Argument is getting uggly
Shops are maintaining their rage in the battle against a US company to use the name ugg boots.
Two years after United States-based corporation Deckers stopped companies using the term, Australian sheepskin boot shops are fighting to call the product by the old Aussie name.
The name “ugg” or “ugh” for the popular sheepskin boots that have been sold and worn in Australia for decades, was registered as a trademark in 1986 and bought by Deckers in 1995.
As the fleecy boot became a fashion must-have and internet sales boomed, Deckers successfully took legal action in 2003 to prevent companies here using the name ugg sundance.
Angry small companies making Australian ugg boots have banded together under the banner “Save Our Aussie Icon” and are trying to legally snatch back the ugg name.
Perth retailers Bronwyn and Bruce McDougall lodged applications with the government trademark regulator, IP Australia, disputing Deckers’ right to ugg and ugh.
“In nearly 30 years of selling ugg boots, I can’t recall a customer saying they want to buy sheepskin boots — it’s always uggs, uggies, huggies orUgg boots,” said Mrs McDougall, who with her husband has been selling the footwear at UGG Insoles since 1978.
“It’s a descriptive word.

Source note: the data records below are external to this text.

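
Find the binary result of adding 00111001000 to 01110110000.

Add column by column from the right: bit + bit + carry-in; write the sum mod 2, carry 1 when the sum is 2 or 3.
carry:  11100000000
        00111001000
+       01110110000
-------------------
       010101111000
(the carry out of the leftmost column, 0, becomes the leading bit)
Decimal check:
  00111001000 = 256 + 128 + 64 + 8 = 456
  01110110000 = 512 + 256 + 128 + 32 + 16 = 944
  456 + 944 = 1400, and 010101111000 = 1024 + 256 + 64 + 32 + 16 + 8 = 1400 ✓



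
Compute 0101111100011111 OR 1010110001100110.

OR: 1 when either bit is 1
  0101111100011111
| 1010110001100110
------------------
  1111111101111111
Decimal: 24351 | 44134 = 65407



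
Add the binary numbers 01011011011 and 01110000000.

Add column by column from the right: bit + bit + carry-in; write the sum mod 2, carry 1 when the sum is 2 or 3.
carry:  11100000000
        01011011011
+       01110000000
-------------------
       011001011011
(the carry out of the leftmost column, 0, becomes the leading bit)
Decimal check:
  01011011011 = 512 + 128 + 64 + 16 + 8 + 2 + 1 = 731
  01110000000 = 512 + 256 + 128 = 896
  731 + 896 = 1627, and 011001011011 = 1024 + 512 + 64 + 16 + 8 + 2 + 1 = 1627 ✓



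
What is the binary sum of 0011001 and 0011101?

Add column by column from the right: bit + bit + carry-in; write the sum mod 2, carry 1 when the sum is 2 or 3.
carry:  0110010
        0011001
+       0011101
---------------
       00110110
(the carry out of the leftmost column, 0, becomes the leading bit)
Decimal check:
  0011001 = 16 + 8 + 1 = 25
  0011101 = 16 + 8 + 4 + 1 = 29
  25 + 29 = 54, and 00110110 = 32 + 16 + 4 + 2 = 54 ✓



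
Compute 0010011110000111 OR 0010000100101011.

OR: 1 when either bit is 1
  0010011110000111
| 0010000100101011
------------------
  0010011110101111
Decimal: 10119 | 8491 = 10159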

It was put into the Macquarie Dictionary in 1982, where it is referred to as a ‘fleecy-lined boot’.”
The McDougalls lodged a non-use application with IP Australia in December 2003, attempting to claim the term “ugh-boots” back from Deckers.
They are also trying to register their store name, but are being opposed by the American company.

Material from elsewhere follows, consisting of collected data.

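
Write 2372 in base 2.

Using repeated division by 2:
2372 ÷ 2 = 1186 remainder 0
1186 ÷ 2 = 593 remainder 0
593 ÷ 2 = 296 remainder 1
296 ÷ 2 = 148 remainder 0
148 ÷ 2 = 74 remainder 0
74 ÷ 2 = 37 remainder 0
37 ÷ 2 = 18 remainder 1
18 ÷ 2 = 9 remainder 0
9 ÷ 2 = 4 remainder 1
4 ÷ 2 = 2 remainder 0
2 ÷ 2 = 1 remainder 0
1 ÷ 2 = 0 remainder 1
Reading remainders bottom to top: 100101000100



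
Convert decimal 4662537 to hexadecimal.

Using repeated division by 16 (digits 10–15 are A–F):
4662537 ÷ 16 = 291408 remainder 9
291408 ÷ 16 = 18213 remainder 0
18213 ÷ 16 = 1138 remainder 5
1138 ÷ 16 = 71 remainder 2
71 ÷ 16 = 4 remainder 7
4 ÷ 16 = 0 remainder 4
Reading remainders bottom to top: 472509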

On Deckers’ website it says it acquired Ugg Holdings Inc from Brian Smith who founded Ugg in 1979 to import sheepskin boots from Australia to the US.
Smith has been reported saying he knew ugg boots was a common Australian term before he made it a US trademark.
The Perth couple have the support of sheepskin shops, many of which have lodged applications fighting for their own store names.
In the New South Wales country town of Dubbo, retailer Gordon Tindall says although Deckers may have the legal rights to ugg care, the US footwear corporation essentially took a generic Aussie term.